Um dia, a tia Conceição morreu. E eu também fui acompanhá-la à sua última morada.

Tantos anos passados e a sua presença ainda hoje me parece real. Quando fizeram a limpeza do seu quarto, vim a encontrar na sua cómoda alguns livros que tinham sido pertença do meu avô Gaspar: eram uns livros de Alan Kardek, sobre espiritismo, e um dicionário de nomes. Foi por este dicionário que eu vim a perceber a razão de ser dos nomes de alguns dos meus tios: Coríntio Aquilino, Alpoim, Florize… Pela amostra bem se vê como esses nomes eram escolhidos a dedo.

Mas voltemos às missas,  a outras missas.

 Há dias, um velho companheiro da escola primária, o engenheiro José Bettencourt, actualmente a viver em Lisboa, mandou-me um “mail” a propósito destes meus escritos. Que, também a ele lhe faziam lembrar os anos da nossa juventude que sempre recordava com saudade.
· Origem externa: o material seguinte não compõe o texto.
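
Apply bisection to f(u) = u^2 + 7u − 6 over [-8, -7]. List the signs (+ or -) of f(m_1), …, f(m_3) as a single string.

--+

u = -7.5 gives f = -2.25, negative; keep [-8, -7.5]
u = -7.75 gives f = -0.1875, negative; keep [-8, -7.75]
u = -7.875 gives f = 0.890625, positive; keep [-7.875, -7.75]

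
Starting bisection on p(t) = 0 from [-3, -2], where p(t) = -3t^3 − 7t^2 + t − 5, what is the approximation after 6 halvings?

p(-2.5) = -4.375 < 0, so the root lies in [-3, -2.5]
p(-2.75) = 1.703125 > 0, so the root lies in [-2.75, -2.5]
p(-2.625) = -1.595703 < 0, so the root lies in [-2.75, -2.625]
p(-2.6875) = -0.0134 < 0, so the root lies in [-2.75, -2.6875]
p(-2.71875) = 0.8278 > 0, so the root lies in [-2.71875, -2.6875]
p(-2.703125) = 0.403 > 0, so the root lies in [-2.703125, -2.6875]

-2.703125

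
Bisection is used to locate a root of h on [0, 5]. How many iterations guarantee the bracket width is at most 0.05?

Width after n steps is 5/2^n. Need 2^n ≥ 5/0.05 = 100.
2^6 = 64 < 100 ≤ 2^7 = 128, so n = 7.

7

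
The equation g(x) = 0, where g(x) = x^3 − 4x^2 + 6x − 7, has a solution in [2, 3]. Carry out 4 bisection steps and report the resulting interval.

g(2.5) = -1.375 < 0, so the root lies in [2.5, 3]
g(2.75) = 0.046875 > 0, so the root lies in [2.5, 2.75]
g(2.625) = -0.724609 < 0, so the root lies in [2.625, 2.75]
g(2.6875) = -0.3547 < 0, so the root lies in [2.6875, 2.75]

[2.6875, 2.75]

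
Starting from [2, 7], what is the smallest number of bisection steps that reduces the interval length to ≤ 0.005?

Width after n steps is 5/2^n. Need 2^n ≥ 5/0.005 = 1000.
2^9 = 512 < 1000 ≤ 2^10 = 1024, so n = 10.

10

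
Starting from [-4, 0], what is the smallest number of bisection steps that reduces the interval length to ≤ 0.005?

10

Width after n steps is 4/2^n. Need 2^n ≥ 4/0.005 = 800.
2^9 = 512 < 800 ≤ 2^10 = 1024, so n = 10.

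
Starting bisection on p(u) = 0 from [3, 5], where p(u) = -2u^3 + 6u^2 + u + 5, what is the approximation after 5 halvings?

3.3125

u = 4 gives p = -23, negative; keep [3, 4]
u = 3.5 gives p = -3.75, negative; keep [3, 3.5]
u = 3.25 gives p = 2.96875, positive; keep [3.25, 3.5]
u = 3.375 gives p = -0.168, negative; keep [3.25, 3.375]
u = 3.3125 gives p = 1.4546, positive; keep [3.3125, 3.375]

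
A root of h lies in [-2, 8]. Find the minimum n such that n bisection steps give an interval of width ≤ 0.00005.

Width after n steps is 10/2^n. Need 2^n ≥ 10/0.00005 = 200000.
2^17 = 131072 < 200000 ≤ 2^18 = 262144, so n = 18.

18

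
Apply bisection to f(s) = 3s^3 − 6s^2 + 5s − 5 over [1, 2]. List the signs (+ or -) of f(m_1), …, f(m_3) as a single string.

s = 1.5 gives f = -0.875, negative; keep [1.5, 2]
s = 1.75 gives f = 1.453125, positive; keep [1.5, 1.75]
s = 1.625 gives f = 0.154297, positive; keep [1.5, 1.625]

-++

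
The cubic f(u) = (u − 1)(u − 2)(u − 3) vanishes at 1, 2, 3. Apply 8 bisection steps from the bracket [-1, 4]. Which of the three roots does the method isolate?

midpoint 1.5: f = 0.375 > 0 → [-1, 1.5]
midpoint 0.25: f = -3.609375 < 0 → [0.25, 1.5]
midpoint 0.875: f = -0.298828 < 0 → [0.875, 1.5]
midpoint 1.1875: f = 0.2761 > 0 → [0.875, 1.1875]
midpoint 1.03125: f = 0.0596 > 0 → [0.875, 1.03125]
midpoint 0.953125: f = -0.1004 < 0 → [0.953125, 1.03125]
midpoint 0.9921875: f = -0.0158 < 0 → [0.9921875, 1.03125]
midpoint 1.01171875: f = 0.023 > 0 → [0.9921875, 1.01171875]

1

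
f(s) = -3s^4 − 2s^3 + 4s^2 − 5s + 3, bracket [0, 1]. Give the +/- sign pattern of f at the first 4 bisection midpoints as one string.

m = 0.5, f(m) = 1.0625 (+); new bracket [0.5, 1]
m = 0.75, f(m) = -0.292969 (−); new bracket [0.5, 0.75]
m = 0.625, f(m) = 0.491455 (+); new bracket [0.625, 0.75]
m = 0.6875, f(m) = 0.133 (+); new bracket [0.6875, 0.75]

+-++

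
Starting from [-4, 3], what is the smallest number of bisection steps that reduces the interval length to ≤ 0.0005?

14

Width after n steps is 7/2^n. Need 2^n ≥ 7/0.0005 = 14000.
2^13 = 8192 < 14000 ≤ 2^14 = 16384, so n = 14.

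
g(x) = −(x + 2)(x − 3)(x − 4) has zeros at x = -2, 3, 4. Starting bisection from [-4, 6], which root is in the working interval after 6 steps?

-2

midpoint 1: g = -18 < 0 → [-4, 1]
midpoint -1.5: g = -12.375 < 0 → [-4, -1.5]
midpoint -2.75: g = 29.109375 > 0 → [-2.75, -1.5]
midpoint -2.125: g = 3.9238 > 0 → [-2.125, -1.5]
midpoint -1.8125: g = -5.2449 < 0 → [-2.125, -1.8125]
midpoint -1.96875: g = -0.9268 < 0 → [-2.125, -1.96875]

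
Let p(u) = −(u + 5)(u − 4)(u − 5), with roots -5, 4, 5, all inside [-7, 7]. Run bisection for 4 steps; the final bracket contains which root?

-5

midpoint 0: p = -100 < 0 → [-7, 0]
midpoint -3.5: p = -95.625 < 0 → [-7, -3.5]
midpoint -5.25: p = 23.703125 > 0 → [-5.25, -3.5]
midpoint -4.375: p = -49.0723 < 0 → [-5.25, -4.375]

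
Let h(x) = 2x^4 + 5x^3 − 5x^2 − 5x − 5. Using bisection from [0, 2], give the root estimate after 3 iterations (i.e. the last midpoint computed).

1.25

x = 1 gives h = -8, negative; keep [1, 2]
x = 1.5 gives h = 3.25, positive; keep [1, 1.5]
x = 1.25 gives h = -4.414062, negative; keep [1.25, 1.5]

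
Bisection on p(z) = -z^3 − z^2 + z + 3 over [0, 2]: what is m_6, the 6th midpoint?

z = 1 gives p = 2, positive; keep [1, 2]
z = 1.5 gives p = -1.125, negative; keep [1, 1.5]
z = 1.25 gives p = 0.734375, positive; keep [1.25, 1.5]
z = 1.375 gives p = -0.1152, negative; keep [1.25, 1.375]
z = 1.3125 gives p = 0.3289, positive; keep [1.3125, 1.375]
z = 1.34375 gives p = 0.1117, positive; keep [1.34375, 1.375]

1.34375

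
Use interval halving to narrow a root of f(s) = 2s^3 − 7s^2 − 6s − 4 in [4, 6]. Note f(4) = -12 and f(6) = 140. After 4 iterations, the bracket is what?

s = 5 gives f = 41, positive; keep [4, 5]
s = 4.5 gives f = 9.5, positive; keep [4, 4.5]
s = 4.25 gives f = -2.40625, negative; keep [4.25, 4.5]
s = 4.375 gives f = 3.2461, positive; keep [4.25, 4.375]

[4.25, 4.375]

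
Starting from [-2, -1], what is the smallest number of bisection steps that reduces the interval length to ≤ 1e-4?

14

Width after n steps is 1/2^n. Need 2^n ≥ 1/1e-4 = 10000.
2^13 = 8192 < 10000 ≤ 2^14 = 16384, so n = 14.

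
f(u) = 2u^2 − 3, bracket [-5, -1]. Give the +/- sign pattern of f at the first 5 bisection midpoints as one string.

midpoint -3: f = 15 > 0 → [-3, -1]
midpoint -2: f = 5 > 0 → [-2, -1]
midpoint -1.5: f = 1.5 > 0 → [-1.5, -1]
midpoint -1.25: f = 0.125 > 0 → [-1.25, -1]
midpoint -1.125: f = -0.4688 < 0 → [-1.25, -1.125]

++++-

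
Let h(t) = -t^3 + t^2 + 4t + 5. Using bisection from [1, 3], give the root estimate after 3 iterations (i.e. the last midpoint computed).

midpoint 2: h = 9 > 0 → [2, 3]
midpoint 2.5: h = 5.625 > 0 → [2.5, 3]
midpoint 2.75: h = 2.765625 > 0 → [2.75, 3]

2.75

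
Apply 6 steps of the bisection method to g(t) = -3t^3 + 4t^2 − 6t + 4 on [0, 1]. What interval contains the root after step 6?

[0.828125, 0.84375]

m = 0.5, g(m) = 1.625 (+); new bracket [0.5, 1]
m = 0.75, g(m) = 0.484375 (+); new bracket [0.75, 1]
m = 0.875, g(m) = -0.197266 (−); new bracket [0.75, 0.875]
m = 0.8125, g(m) = 0.1565 (+); new bracket [0.8125, 0.875]
m = 0.84375, g(m) = -0.0169 (−); new bracket [0.8125, 0.84375]
m = 0.828125, g(m) = 0.0707 (+); new bracket [0.828125, 0.84375]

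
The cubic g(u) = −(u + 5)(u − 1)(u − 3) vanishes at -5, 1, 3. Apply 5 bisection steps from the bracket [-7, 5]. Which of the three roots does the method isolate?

u = -1 gives g = -32, negative; keep [-7, -1]
u = -4 gives g = -35, negative; keep [-7, -4]
u = -5.5 gives g = 27.625, positive; keep [-5.5, -4]
u = -4.75 gives g = -11.1406, negative; keep [-5.5, -4.75]
u = -5.125 gives g = 6.2207, positive; keep [-5.125, -4.75]

-5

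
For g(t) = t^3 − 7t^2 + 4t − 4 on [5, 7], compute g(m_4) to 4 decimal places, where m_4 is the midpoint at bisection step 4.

-3.9004

midpoint 6: g = -16 < 0 → [6, 7]
midpoint 6.5: g = 0.875 > 0 → [6, 6.5]
midpoint 6.25: g = -8.296875 < 0 → [6.25, 6.5]
midpoint 6.375: g = -3.9004 < 0 → [6.375, 6.5]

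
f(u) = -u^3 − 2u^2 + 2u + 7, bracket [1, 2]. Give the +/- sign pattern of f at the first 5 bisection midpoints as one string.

m = 1.5, f(m) = 2.125 (+); new bracket [1.5, 2]
m = 1.75, f(m) = -0.984375 (−); new bracket [1.5, 1.75]
m = 1.625, f(m) = 0.677734 (+); new bracket [1.625, 1.75]
m = 1.6875, f(m) = -0.1257 (−); new bracket [1.625, 1.6875]
m = 1.65625, f(m) = 0.2828 (+); new bracket [1.65625, 1.6875]

+-+-+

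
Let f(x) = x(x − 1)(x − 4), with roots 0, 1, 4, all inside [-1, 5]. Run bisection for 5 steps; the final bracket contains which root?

4

f(2) = -4 < 0, so the root lies in [2, 5]
f(3.5) = -4.375 < 0, so the root lies in [3.5, 5]
f(4.25) = 3.453125 > 0, so the root lies in [3.5, 4.25]
f(3.875) = -1.3926 < 0, so the root lies in [3.875, 4.25]
f(4.0625) = 0.7776 > 0, so the root lies in [3.875, 4.0625]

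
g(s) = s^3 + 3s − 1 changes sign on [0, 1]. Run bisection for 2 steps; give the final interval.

m = 0.5, g(m) = 0.625 (+); new bracket [0, 0.5]
m = 0.25, g(m) = -0.234375 (−); new bracket [0.25, 0.5]

[0.25, 0.5]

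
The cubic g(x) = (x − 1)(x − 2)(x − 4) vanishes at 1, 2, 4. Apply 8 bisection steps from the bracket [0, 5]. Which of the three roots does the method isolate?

x = 2.5 gives g = -1.125, negative; keep [2.5, 5]
x = 3.75 gives g = -1.203125, negative; keep [3.75, 5]
x = 4.375 gives g = 3.005859, positive; keep [3.75, 4.375]
x = 4.0625 gives g = 0.3948, positive; keep [3.75, 4.0625]
x = 3.90625 gives g = -0.5194, negative; keep [3.90625, 4.0625]
x = 3.984375 gives g = -0.0925, negative; keep [3.984375, 4.0625]
x = 4.0234375 gives g = 0.1434, positive; keep [3.984375, 4.0234375]
x = 4.00390625 gives g = 0.0235, positive; keep [3.984375, 4.00390625]

4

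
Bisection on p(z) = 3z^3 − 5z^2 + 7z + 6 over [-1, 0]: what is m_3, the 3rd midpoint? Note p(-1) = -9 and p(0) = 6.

-0.625

p(-0.5) = 0.875 > 0, so the root lies in [-1, -0.5]
p(-0.75) = -3.328125 < 0, so the root lies in [-0.75, -0.5]
p(-0.625) = -1.060547 < 0, so the root lies in [-0.625, -0.5]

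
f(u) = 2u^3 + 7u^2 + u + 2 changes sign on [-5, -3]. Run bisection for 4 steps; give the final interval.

u = -4 gives f = -18, negative; keep [-4, -3]
u = -3.5 gives f = -1.5, negative; keep [-3.5, -3]
u = -3.25 gives f = 4.03125, positive; keep [-3.5, -3.25]
u = -3.375 gives f = 1.4727, positive; keep [-3.5, -3.375]

[-3.5, -3.375]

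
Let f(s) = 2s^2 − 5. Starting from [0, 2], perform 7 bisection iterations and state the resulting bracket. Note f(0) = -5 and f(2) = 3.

f(1) = -3 < 0, so the root lies in [1, 2]
f(1.5) = -0.5 < 0, so the root lies in [1.5, 2]
f(1.75) = 1.125 > 0, so the root lies in [1.5, 1.75]
f(1.625) = 0.2812 > 0, so the root lies in [1.5, 1.625]
f(1.5625) = -0.1172 < 0, so the root lies in [1.5625, 1.625]
f(1.59375) = 0.0801 > 0, so the root lies in [1.5625, 1.59375]
f(1.578125) = -0.019 < 0, so the root lies in [1.578125, 1.59375]

[1.578125, 1.59375]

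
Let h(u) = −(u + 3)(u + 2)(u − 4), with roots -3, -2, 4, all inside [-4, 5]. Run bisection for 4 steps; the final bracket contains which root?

u = 0.5 gives h = 30.625, positive; keep [0.5, 5]
u = 2.75 gives h = 34.140625, positive; keep [2.75, 5]
u = 3.875 gives h = 5.048828, positive; keep [3.875, 5]
u = 4.4375 gives h = -20.947, negative; keep [3.875, 4.4375]

4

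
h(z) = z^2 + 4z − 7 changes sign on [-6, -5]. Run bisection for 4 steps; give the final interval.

[-5.375, -5.3125]

h(-5.5) = 1.25 > 0, so the root lies in [-5.5, -5]
h(-5.25) = -0.4375 < 0, so the root lies in [-5.5, -5.25]
h(-5.375) = 0.390625 > 0, so the root lies in [-5.375, -5.25]
h(-5.3125) = -0.0273 < 0, so the root lies in [-5.375, -5.3125]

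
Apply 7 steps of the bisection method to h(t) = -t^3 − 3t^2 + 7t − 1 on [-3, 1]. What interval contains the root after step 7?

[0.125, 0.15625]

t = -1 gives h = -10, negative; keep [-1, 1]
t = 0 gives h = -1, negative; keep [0, 1]
t = 0.5 gives h = 1.625, positive; keep [0, 0.5]
t = 0.25 gives h = 0.5469, positive; keep [0, 0.25]
t = 0.125 gives h = -0.1738, negative; keep [0.125, 0.25]
t = 0.1875 gives h = 0.2004, positive; keep [0.125, 0.1875]
t = 0.15625 gives h = 0.0167, positive; keep [0.125, 0.15625]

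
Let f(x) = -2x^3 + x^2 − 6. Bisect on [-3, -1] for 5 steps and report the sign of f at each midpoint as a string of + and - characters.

++-++

x = -2 gives f = 14, positive; keep [-2, -1]
x = -1.5 gives f = 3, positive; keep [-1.5, -1]
x = -1.25 gives f = -0.53125, negative; keep [-1.5, -1.25]
x = -1.375 gives f = 1.0898, positive; keep [-1.375, -1.25]
x = -1.3125 gives f = 0.2446, positive; keep [-1.3125, -1.25]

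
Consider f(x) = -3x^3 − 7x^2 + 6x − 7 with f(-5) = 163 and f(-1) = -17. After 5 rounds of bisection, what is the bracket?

[-3.25, -3.125]

f(-3) = -7 < 0, so the root lies in [-5, -3]
f(-4) = 49 > 0, so the root lies in [-4, -3]
f(-3.5) = 14.875 > 0, so the root lies in [-3.5, -3]
f(-3.25) = 2.5469 > 0, so the root lies in [-3.25, -3]
f(-3.125) = -2.5566 < 0, so the root lies in [-3.25, -3.125]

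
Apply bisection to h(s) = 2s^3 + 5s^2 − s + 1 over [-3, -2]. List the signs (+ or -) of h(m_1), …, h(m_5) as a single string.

m = -2.5, h(m) = 3.5 (+); new bracket [-3, -2.5]
m = -2.75, h(m) = -0.03125 (−); new bracket [-2.75, -2.5]
m = -2.625, h(m) = 1.902344 (+); new bracket [-2.75, -2.625]
m = -2.6875, h(m) = 0.979 (+); new bracket [-2.75, -2.6875]
m = -2.71875, h(m) = 0.4849 (+); new bracket [-2.75, -2.71875]

+-+++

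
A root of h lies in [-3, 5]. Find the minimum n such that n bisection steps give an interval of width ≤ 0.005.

11

Width after n steps is 8/2^n. Need 2^n ≥ 8/0.005 = 1600.
2^10 = 1024 < 1600 ≤ 2^11 = 2048, so n = 11.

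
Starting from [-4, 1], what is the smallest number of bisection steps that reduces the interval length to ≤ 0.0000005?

Width after n steps is 5/2^n. Need 2^n ≥ 5/0.0000005 = 10000000.
2^23 = 8388608 < 10000000 ≤ 2^24 = 16777216, so n = 24.

24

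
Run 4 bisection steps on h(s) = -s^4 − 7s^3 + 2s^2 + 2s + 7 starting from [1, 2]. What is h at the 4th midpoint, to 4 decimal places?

m = 1.5, h(m) = -14.1875 (−); new bracket [1, 1.5]
m = 1.25, h(m) = -3.488281 (−); new bracket [1, 1.25]
m = 1.125, h(m) = 0.212646 (+); new bracket [1.125, 1.25]
m = 1.1875, h(m) = -1.5152 (−); new bracket [1.125, 1.1875]

-1.5152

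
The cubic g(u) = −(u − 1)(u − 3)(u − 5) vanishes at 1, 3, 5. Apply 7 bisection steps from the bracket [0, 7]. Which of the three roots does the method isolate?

g(3.5) = 1.875 > 0, so the root lies in [3.5, 7]
g(5.25) = -2.390625 < 0, so the root lies in [3.5, 5.25]
g(4.375) = 2.900391 > 0, so the root lies in [4.375, 5.25]
g(4.8125) = 1.2957 > 0, so the root lies in [4.8125, 5.25]
g(5.03125) = -0.2559 < 0, so the root lies in [4.8125, 5.03125]
g(4.921875) = 0.5889 > 0, so the root lies in [4.921875, 5.03125]
g(4.9765625) = 0.1842 > 0, so the root lies in [4.9765625, 5.03125]

5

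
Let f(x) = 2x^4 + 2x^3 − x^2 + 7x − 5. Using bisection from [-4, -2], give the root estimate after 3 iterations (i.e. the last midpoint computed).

midpoint -3: f = 73 > 0 → [-3, -2]
midpoint -2.5: f = 18.125 > 0 → [-2.5, -2]
midpoint -2.25: f = 2.664062 > 0 → [-2.25, -2]

-2.25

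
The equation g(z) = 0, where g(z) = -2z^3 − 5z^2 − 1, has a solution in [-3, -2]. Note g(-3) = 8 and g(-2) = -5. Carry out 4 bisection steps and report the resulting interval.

m = -2.5, g(m) = -1 (−); new bracket [-3, -2.5]
m = -2.75, g(m) = 2.78125 (+); new bracket [-2.75, -2.5]
m = -2.625, g(m) = 0.722656 (+); new bracket [-2.625, -2.5]
m = -2.5625, g(m) = -0.1792 (−); new bracket [-2.625, -2.5625]

[-2.625, -2.5625]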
 Ele, quando era miúdo, morou na então rua da Sé, mais tarde do Capitão de Sousa Pizarro, bem próximo dum edifício que servia de cadeia, tempos idos igreja.

Nos baixos da sua casa, contava-me ele, morava a senhora Margarida, curiosa senhora que “ouvia missas” em vez de quem não tinha tempo para cumprir promessas feitas em momentos de aflição. E por cada “missa ouvida” cobrava cinco tostões, custo da remissão do não cumprimento dessas obrigações. Para obter algum favor do Altíssimo também era hábito as pessoas mandarem ouvir algumas missas. E a senhora Margarida, mediante preço ajustado, lá cumpria com o prometido pelo “cliente”.

Não ficava por aqui a disponibilidade da senhora Margarida para a satisfação de necessidades especiais. Ela também era especialista em responsos que tinha em abundância no seu cardápio, aplicáveis às várias situações de aflição das pessoas. Perdia-se alguma coisa e, pronto, a pessoa interessada pedia que o responso fosse rezado. Conforme corresse a reza, logo depois vinha a solícita senhora cobrar o preço e informar se o “perdido” aparecia ou não.

Diz-se que a senhora Margarida também era especialista em rezas para afastar quebrantos e tinha mezinhas para curar maleitas.

Enfim: bons velhos tempos esses das encomendas de “missas a metro” ouvidas para alívio daqueles que, mediante o pagamento de preço ajustado, procuravam, assim, remir as suas faltas.